Determine the magnetic field $\vec{B}$: From Equations 1, 2, and 4, we have: $eB_x = 0 \implies B_x = 0$ $eB_y = 0 \implies B_y = 0$ $eB_z = -1 \implies B_z = -1/e$

So, the magnetic field at that point is $\vec{B} = -\frac{1}{e}\hat{k}$.

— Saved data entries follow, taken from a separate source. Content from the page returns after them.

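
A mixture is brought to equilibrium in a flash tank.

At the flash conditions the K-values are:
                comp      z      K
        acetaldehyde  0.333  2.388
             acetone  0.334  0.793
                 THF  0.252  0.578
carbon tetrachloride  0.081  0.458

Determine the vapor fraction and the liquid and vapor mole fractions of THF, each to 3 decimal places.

ψ = 0.502, x_THF = 0.320, y_THF = 0.185

Let ψ = V/F and solve Σ zᵢ(Kᵢ−1)/(1+ψ(Kᵢ−1)) = 0.
Feasibility: ΣzᵢKᵢ = 1.243, Σzᵢ/Kᵢ = 1.173 — both > 1, two phases present.
Iterate (Newton) starting at ψ = 0.66:
  ψ = 0.660: g = -0.0546, g' = -0.338 → ψ = 0.498
  ψ = 0.498: g = 0.0013, g' = -0.359 → ψ = 0.502
Converged at ψ = 0.502.
Compositions from xᵢ = zᵢ/(1+ψ(Kᵢ−1)), yᵢ = Kᵢxᵢ:
  acetaldehyde: x = 0.196, y = 0.469
  acetone: x = 0.373, y = 0.296
  THF: x = 0.320, y = 0.185
  carbon tetrachloride: x = 0.111, y = 0.051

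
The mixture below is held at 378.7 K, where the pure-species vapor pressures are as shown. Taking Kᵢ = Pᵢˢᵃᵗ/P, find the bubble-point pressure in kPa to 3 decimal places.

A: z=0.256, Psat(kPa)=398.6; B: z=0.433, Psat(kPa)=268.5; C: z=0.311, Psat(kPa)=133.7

Pbub = 259.883 kPa

At the bubble point ψ → 0, so ΣzᵢKᵢ = 1 with Kᵢ = Pᵢˢᵃᵗ/P ⇒ P = ΣzᵢPᵢˢᵃᵗ.
P = 0.256·398.6 + 0.433·268.5 + 0.311·133.7 = 259.883 kPa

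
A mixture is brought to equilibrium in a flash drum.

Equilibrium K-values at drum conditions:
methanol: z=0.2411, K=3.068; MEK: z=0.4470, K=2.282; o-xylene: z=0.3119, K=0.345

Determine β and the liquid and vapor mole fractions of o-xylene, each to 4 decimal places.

β = 0.8440, x_o-xylene = 0.6975, y_o-xylene = 0.2406

Material balance + equilibrium reduce to Σ zᵢ(Kᵢ−1)/(1+β(Kᵢ−1)) = 0.
g(0) = ΣzᵢKᵢ − 1 = 0.8674 and g(1) = 1 − Σzᵢ/Kᵢ = -0.1785, so a root lies in (0, 1).
Newton–Raphson from β = 0.61:
  β = 0.6100: g = 0.20181, g' = -0.8041 → β = 0.8610
  β = 0.8610: g = -0.01679, g' = -1.0031 → β = 0.8442
  β = 0.8442: g = -0.00023, g' = -0.9758 → β = 0.8440
Converged at β = 0.8440.
Compositions from xᵢ = zᵢ/(1+β(Kᵢ−1)), yᵢ = Kᵢxᵢ:
  methanol: x = 0.0878, y = 0.2694
  MEK: x = 0.2147, y = 0.4899
  o-xylene: x = 0.6975, y = 0.2406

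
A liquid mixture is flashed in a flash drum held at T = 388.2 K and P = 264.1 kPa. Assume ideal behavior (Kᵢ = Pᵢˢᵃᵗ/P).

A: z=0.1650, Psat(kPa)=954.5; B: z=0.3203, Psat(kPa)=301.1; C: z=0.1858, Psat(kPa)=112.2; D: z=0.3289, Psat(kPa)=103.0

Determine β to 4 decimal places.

β = 0.1702

Raoult's law: Kᵢ = Pᵢˢᵃᵗ/P = Pᵢˢᵃᵗ/264.1.
  K_A = 954.5/264.1 = 3.614161, K_B = 301.1/264.1 = 1.140098, K_C = 112.2/264.1 = 0.424839, K_D = 103.0/264.1 = 0.390004
Rachford–Rice: g(β) = Σ zᵢ(Kᵢ−1)/(1+β(Kᵢ−1)) = 0.
g(0) = ΣzᵢKᵢ − 1 = 0.1687 and g(1) = 1 − Σzᵢ/Kᵢ = -0.6073, so a root lies in (0, 1).
Iterate (Newton) starting at β = 0.5:
  β = 0.5000: g = -0.20978, g' = -0.5918 → β = 0.1455
  β = 0.1455: g = 0.01964, g' = -0.8184 → β = 0.1695
  β = 0.1695: g = 0.00053, g' = -0.7751 → β = 0.1702
Converged at β = 0.1702.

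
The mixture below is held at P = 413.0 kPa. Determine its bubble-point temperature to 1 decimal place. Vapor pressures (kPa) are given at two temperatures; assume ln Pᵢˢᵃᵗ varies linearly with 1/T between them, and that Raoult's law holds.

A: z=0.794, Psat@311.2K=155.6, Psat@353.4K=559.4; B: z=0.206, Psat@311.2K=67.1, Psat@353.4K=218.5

T = 347.1 K

Bubble-point temperature: ΣzᵢPᵢˢᵃᵗ(T) = P. Interpolate ln Pᵢˢᵃᵗ = aᵢ + bᵢ/T.
  T = 311.2 K: ΣzᵢPᵢˢᵃᵗ = 137.37 kPa
  T = 353.4 K: ΣzᵢPᵢˢᵃᵗ = 489.17 kPa
  T = 332.3 K: ΣzᵢPᵢˢᵃᵗ = 269.86 kPa
  T = 342.9 K: ΣzᵢPᵢˢᵃᵗ = 367.18 kPa
  T = 348.1 K: ΣzᵢPᵢˢᵃᵗ = 424.15 kPa
  T = 345.5 K: ΣzᵢPᵢˢᵃᵗ = 394.85 kPa
Interpolating between 345.5 K and 348.1 K gives T ≈ 347.1 K.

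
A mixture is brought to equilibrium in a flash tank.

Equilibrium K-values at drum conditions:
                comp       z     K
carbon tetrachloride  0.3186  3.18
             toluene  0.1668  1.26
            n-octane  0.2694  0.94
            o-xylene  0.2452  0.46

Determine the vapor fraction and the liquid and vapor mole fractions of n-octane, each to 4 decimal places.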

Scenario 3: We need to find the force $\vec{F_3}$ if the electron is moving with a velocity $\vec{v_3}=2\hat{k}$ m/s. $\vec{F_3} = -e(\vec{v_3} \times \vec{B})$ $\vec{F_3} = -e((2\hat{k}) \times (-\frac{1}{e}\hat{k}))$ $\vec{F_3} = -e \times 2 \times (-\frac{1}{e}) (\hat{k} \times \hat{k})$ $\vec{F_3} = 2 (\hat{k} \times \hat{k})$ Since the cross product of any vector with itself is zero ($\hat{k} \times \hat{k} = 0$): $\vec{F_3} = 2 \times 0 = 0$ N

The force experienced by the electron is $0$ N. This is expected because the electron's velocity is anti-parallel to the magnetic field, and the magnetic force is zero when the velocity is parallel or anti-parallel to the magnetic field.